Promoters of a Swiss human rights watchdog have joined forces, setting up a body with a number of heavyweights from the political and non-governmental scene.
Switzerland was the driving force behind the new United Nations Human Rights Council, but little progress has been made towards creating a national institution until now.
While the idea of an independent institution has been around since 1993 when the UN recommended such organisation-building, seeds were only first sown in Switzerland in 2003.
Parliament accepted the concept at that time and instructed the foreign ministry to look into the matter.
However, there has been little movement since then and it was only on Tuesday that Switzerland came a step closer to having its own human rights institute.
More than 20 personalities and a handful of non-governmental organisations have thrown their weight behind the new pressure group, which aims to prepare the authorities and the public for the establishment of the new watchdog.
They include Council of Europe representative and Swiss senator, Dick Marty, human rights expert Walter Kälin and NGOs such as the Swiss branch of Amnesty International.
Speaking at the launch, Kälin said that Switzerland lagged behind the rest of the world. More than 50 countries already had their own institution to monitor human rights.
He added that human right abuses took place regularly in Switzerland, including violence against foreigners, discrimination, domestic violence and trafficking of women.

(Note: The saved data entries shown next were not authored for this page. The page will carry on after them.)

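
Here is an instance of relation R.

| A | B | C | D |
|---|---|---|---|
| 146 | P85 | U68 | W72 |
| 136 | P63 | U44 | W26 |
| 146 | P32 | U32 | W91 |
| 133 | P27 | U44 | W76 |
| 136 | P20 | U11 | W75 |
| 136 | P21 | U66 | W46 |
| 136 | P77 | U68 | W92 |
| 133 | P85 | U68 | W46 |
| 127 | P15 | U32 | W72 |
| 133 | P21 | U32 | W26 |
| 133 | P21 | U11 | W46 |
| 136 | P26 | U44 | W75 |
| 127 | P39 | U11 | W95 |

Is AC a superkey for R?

Two distinct rows share (A=136, C=U44), so AC does not determine every attribute — not a superkey.

No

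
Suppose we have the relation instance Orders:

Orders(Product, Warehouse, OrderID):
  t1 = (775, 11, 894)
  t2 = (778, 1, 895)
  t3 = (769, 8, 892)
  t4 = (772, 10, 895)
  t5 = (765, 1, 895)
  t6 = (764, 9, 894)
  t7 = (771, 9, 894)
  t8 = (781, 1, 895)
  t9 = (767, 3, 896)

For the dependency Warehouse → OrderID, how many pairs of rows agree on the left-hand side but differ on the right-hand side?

Warehouse=1: all 3 rows agree on OrderID — 0 pairs.
Warehouse=9: all 2 rows agree on OrderID — 0 pairs.

0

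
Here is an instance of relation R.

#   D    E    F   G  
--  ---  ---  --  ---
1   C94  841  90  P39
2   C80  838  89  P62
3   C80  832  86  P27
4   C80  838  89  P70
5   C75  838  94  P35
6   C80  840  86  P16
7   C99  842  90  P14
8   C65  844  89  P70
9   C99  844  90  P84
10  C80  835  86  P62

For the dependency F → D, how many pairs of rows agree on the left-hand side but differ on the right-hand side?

4

F=90: violating pairs (1,7), (1,9) — 2 pairs.
F=89: violating pairs (2,8), (4,8) — 2 pairs.
F=86: all 3 rows agree on D — 0 pairs.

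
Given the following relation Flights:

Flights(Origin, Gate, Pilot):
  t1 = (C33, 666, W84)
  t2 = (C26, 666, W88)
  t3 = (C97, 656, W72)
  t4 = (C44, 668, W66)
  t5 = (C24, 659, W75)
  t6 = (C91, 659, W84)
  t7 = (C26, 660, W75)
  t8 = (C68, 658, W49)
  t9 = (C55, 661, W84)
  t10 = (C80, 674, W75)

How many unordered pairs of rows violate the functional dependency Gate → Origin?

2

Gate=666: violating pairs (1,2) — 1 pair.
Gate=659: violating pairs (5,6) — 1 pair.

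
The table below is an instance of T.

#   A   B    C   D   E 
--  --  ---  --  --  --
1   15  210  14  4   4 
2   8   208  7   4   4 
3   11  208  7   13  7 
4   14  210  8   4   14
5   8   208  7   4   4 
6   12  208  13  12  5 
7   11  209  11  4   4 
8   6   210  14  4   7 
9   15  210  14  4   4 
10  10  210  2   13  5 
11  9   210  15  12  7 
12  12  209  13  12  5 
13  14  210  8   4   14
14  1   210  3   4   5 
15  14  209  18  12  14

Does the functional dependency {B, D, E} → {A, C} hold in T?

Yes

(B=210, D=4, E=4): rows 1, 9 → {A,C} = (15, 14), (15, 14) ✓
(B=208, D=4, E=4): rows 2, 5 → {A,C} = (8, 7), (8, 7) ✓
(B=208, D=13, E=7): row 3 → {A,C} = (11, 7) ✓
(B=210, D=4, E=14): rows 4, 13 → {A,C} = (14, 8), (14, 8) ✓
(B=208, D=12, E=5): row 6 → {A,C} = (12, 13) ✓
(B=209, D=4, E=4): row 7 → {A,C} = (11, 11) ✓
(B=210, D=4, E=7): row 8 → {A,C} = (6, 14) ✓
(B=210, D=13, E=5): row 10 → {A,C} = (10, 2) ✓
(B=210, D=12, E=7): row 11 → {A,C} = (9, 15) ✓
(B=209, D=12, E=5): row 12 → {A,C} = (12, 13) ✓
(B=210, D=4, E=5): row 14 → {A,C} = (1, 3) ✓
(B=209, D=12, E=14): row 15 → {A,C} = (14, 18) ✓
Every {B, D, E} value is associated with a single {A, C} value, so {B, D, E} → {A, C} holds.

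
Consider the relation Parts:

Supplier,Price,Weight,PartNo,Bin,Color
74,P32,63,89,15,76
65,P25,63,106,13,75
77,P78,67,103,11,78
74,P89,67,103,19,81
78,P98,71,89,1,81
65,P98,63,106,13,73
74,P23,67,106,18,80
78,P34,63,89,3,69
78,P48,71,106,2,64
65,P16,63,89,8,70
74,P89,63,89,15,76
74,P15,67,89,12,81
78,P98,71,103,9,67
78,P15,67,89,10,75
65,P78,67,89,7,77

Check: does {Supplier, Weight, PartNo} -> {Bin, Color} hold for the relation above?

No

(Supplier=74, Weight=63, PartNo=89): 2 rows → {Bin,Color} = (15, 76), (15, 76) ✓
(Supplier=65, Weight=63, PartNo=106): 2 rows → {Bin,Color} takes values {(13, 75), (13, 73)} — violation
(Supplier=77, Weight=67, PartNo=103): 1 row → {Bin,Color} = (11, 78) ✓
(Supplier=74, Weight=67, PartNo=103): 1 row → {Bin,Color} = (19, 81) ✓
(Supplier=78, Weight=71, PartNo=89): 1 row → {Bin,Color} = (1, 81) ✓
(Supplier=74, Weight=67, PartNo=106): 1 row → {Bin,Color} = (18, 80) ✓
(Supplier=78, Weight=63, PartNo=89): 1 row → {Bin,Color} = (3, 69) ✓
(Supplier=78, Weight=71, PartNo=106): 1 row → {Bin,Color} = (2, 64) ✓
(Supplier=65, Weight=63, PartNo=89): 1 row → {Bin,Color} = (8, 70) ✓
(Supplier=74, Weight=67, PartNo=89): 1 row → {Bin,Color} = (12, 81) ✓
(Supplier=78, Weight=71, PartNo=103): 1 row → {Bin,Color} = (9, 67) ✓
(Supplier=78, Weight=67, PartNo=89): 1 row → {Bin,Color} = (10, 75) ✓
(Supplier=65, Weight=67, PartNo=89): 1 row → {Bin,Color} = (7, 77) ✓
Two rows agree on {Supplier, Weight, PartNo} but differ on {Bin, Color}, so {Supplier, Weight, PartNo} -> {Bin, Color} does not hold.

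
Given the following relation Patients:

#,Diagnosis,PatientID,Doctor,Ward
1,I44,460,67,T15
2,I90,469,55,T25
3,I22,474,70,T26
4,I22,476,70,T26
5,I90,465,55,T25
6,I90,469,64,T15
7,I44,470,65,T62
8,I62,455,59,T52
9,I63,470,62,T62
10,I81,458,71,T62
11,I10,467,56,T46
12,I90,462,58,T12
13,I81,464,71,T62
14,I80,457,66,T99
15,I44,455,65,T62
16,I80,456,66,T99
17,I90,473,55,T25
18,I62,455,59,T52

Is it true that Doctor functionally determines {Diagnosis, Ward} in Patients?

Yes

Doctor=67: row 1 → {Diagnosis,Ward} = (I44, T15) ✓
Doctor=55: rows 2, 5, 17 → {Diagnosis,Ward} = (I90, T25), (I90, T25), (I90, T25) ✓
Doctor=70: rows 3, 4 → {Diagnosis,Ward} = (I22, T26), (I22, T26) ✓
Doctor=64: row 6 → {Diagnosis,Ward} = (I90, T15) ✓
Doctor=65: rows 7, 15 → {Diagnosis,Ward} = (I44, T62), (I44, T62) ✓
Doctor=59: rows 8, 18 → {Diagnosis,Ward} = (I62, T52), (I62, T52) ✓
Doctor=62: row 9 → {Diagnosis,Ward} = (I63, T62) ✓
Doctor=71: rows 10, 13 → {Diagnosis,Ward} = (I81, T62), (I81, T62) ✓
Doctor=56: row 11 → {Diagnosis,Ward} = (I10, T46) ✓
Doctor=58: row 12 → {Diagnosis,Ward} = (I90, T12) ✓
Doctor=66: rows 14, 16 → {Diagnosis,Ward} = (I80, T99), (I80, T99) ✓
Every Doctor value is associated with a single {Diagnosis, Ward} value, so Doctor -> {Diagnosis, Ward} holds.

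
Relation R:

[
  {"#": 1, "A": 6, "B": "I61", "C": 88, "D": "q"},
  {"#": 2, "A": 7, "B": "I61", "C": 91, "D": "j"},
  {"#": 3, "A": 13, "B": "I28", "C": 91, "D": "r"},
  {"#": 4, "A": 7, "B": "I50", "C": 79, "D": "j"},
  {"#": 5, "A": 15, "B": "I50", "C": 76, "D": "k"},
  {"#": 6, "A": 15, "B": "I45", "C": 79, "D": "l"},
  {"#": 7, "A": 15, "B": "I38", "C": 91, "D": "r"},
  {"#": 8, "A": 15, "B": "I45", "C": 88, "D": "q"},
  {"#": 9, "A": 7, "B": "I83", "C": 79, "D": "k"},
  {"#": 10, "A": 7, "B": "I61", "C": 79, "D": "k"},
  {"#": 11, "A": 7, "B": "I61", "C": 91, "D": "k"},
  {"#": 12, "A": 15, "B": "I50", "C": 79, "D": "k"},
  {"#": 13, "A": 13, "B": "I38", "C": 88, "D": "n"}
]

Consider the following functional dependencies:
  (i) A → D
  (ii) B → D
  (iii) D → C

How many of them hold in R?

(i) A → D: A=7: rows 2, 4, 9, 10, 11 → D takes values {j, k} — violation; A=13: rows 3, 13 → D takes values {r, n} — violation; A=15: rows 5, 6, 7, 8, 12 → D takes values {k, l, r, q} — violation — fails.
(ii) B → D: B=I61: rows 1, 2, 10, 11 → D takes values {q, j, k} — violation; B=I50: rows 4, 5, 12 → D takes values {j, k} — violation; B=I45: rows 6, 8 → D takes values {l, q} — violation; B=I38: rows 7, 13 → D takes values {r, n} — violation — fails.
(iii) D → C: D=j: rows 2, 4 → C takes values {91, 79} — violation; D=k: rows 5, 9, 10, 11, 12 → C takes values {76, 79, 91} — violation — fails.
None of the 3 dependencies hold.

0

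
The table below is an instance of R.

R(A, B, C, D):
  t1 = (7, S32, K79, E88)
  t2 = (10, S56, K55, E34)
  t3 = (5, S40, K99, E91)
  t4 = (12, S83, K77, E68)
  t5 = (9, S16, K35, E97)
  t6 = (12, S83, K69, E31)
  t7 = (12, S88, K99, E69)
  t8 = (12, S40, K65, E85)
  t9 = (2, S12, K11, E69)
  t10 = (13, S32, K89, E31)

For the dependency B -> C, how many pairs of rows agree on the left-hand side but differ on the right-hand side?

B=S32: violating pairs (1,10) — 1 pair.
B=S40: violating pairs (3,8) — 1 pair.
B=S83: violating pairs (4,6) — 1 pair.

3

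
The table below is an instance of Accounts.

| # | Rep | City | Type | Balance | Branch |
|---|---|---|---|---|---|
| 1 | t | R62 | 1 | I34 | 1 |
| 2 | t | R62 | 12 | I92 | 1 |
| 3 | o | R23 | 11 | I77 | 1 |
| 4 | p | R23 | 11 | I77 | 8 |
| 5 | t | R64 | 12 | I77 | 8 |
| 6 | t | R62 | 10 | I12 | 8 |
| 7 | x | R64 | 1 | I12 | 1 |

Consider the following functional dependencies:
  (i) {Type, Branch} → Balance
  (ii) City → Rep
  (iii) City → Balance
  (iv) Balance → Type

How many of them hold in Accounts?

0

(i) {Type, Branch} → Balance: (Type=1, Branch=1): rows 1, 7 → Balance takes values {I34, I12} — violation — fails.
(ii) City → Rep: City=R23: rows 3, 4 → Rep takes values {o, p} — violation; City=R64: rows 5, 7 → Rep takes values {t, x} — violation — fails.
(iii) City → Balance: City=R62: rows 1, 2, 6 → Balance takes values {I34, I92, I12} — violation; City=R64: rows 5, 7 → Balance takes values {I77, I12} — violation — fails.
(iv) Balance → Type: Balance=I77: rows 3, 4, 5 → Type takes values {11, 12} — violation; Balance=I12: rows 6, 7 → Type takes values {10, 1} — violation — fails.
None of the 4 dependencies hold.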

However, Amnesty predicted in March that the country was at least two years away from setting up such a body, given the political process required to make the institute a reality, which requires a change in the law.
Pressure to set up the watchdog increased last November when NGOs presented their own proposals to the government.
This followed the publication of a report by the Council of Europe's commissioner for human rights, Alvaro Gil-Robles, which recommended the creation of a national human rights institution.
swissinfo with agencies
The 1993 World Conference on Human Rights in Vienna recommended that nations set up institutions for the protection and promotion of human rights. Switzerland pledged to do so at the time.
In 2000 non-governmental organisations in Switzerland established a working group to push for a national human rights institution.
In December 2001 two parliamentarians – Vreni Müller Hemmi and Eugen David – proposed the creation of a federal human rights commission to monitor the situation in Switzerland and to ensure the country meets international standards.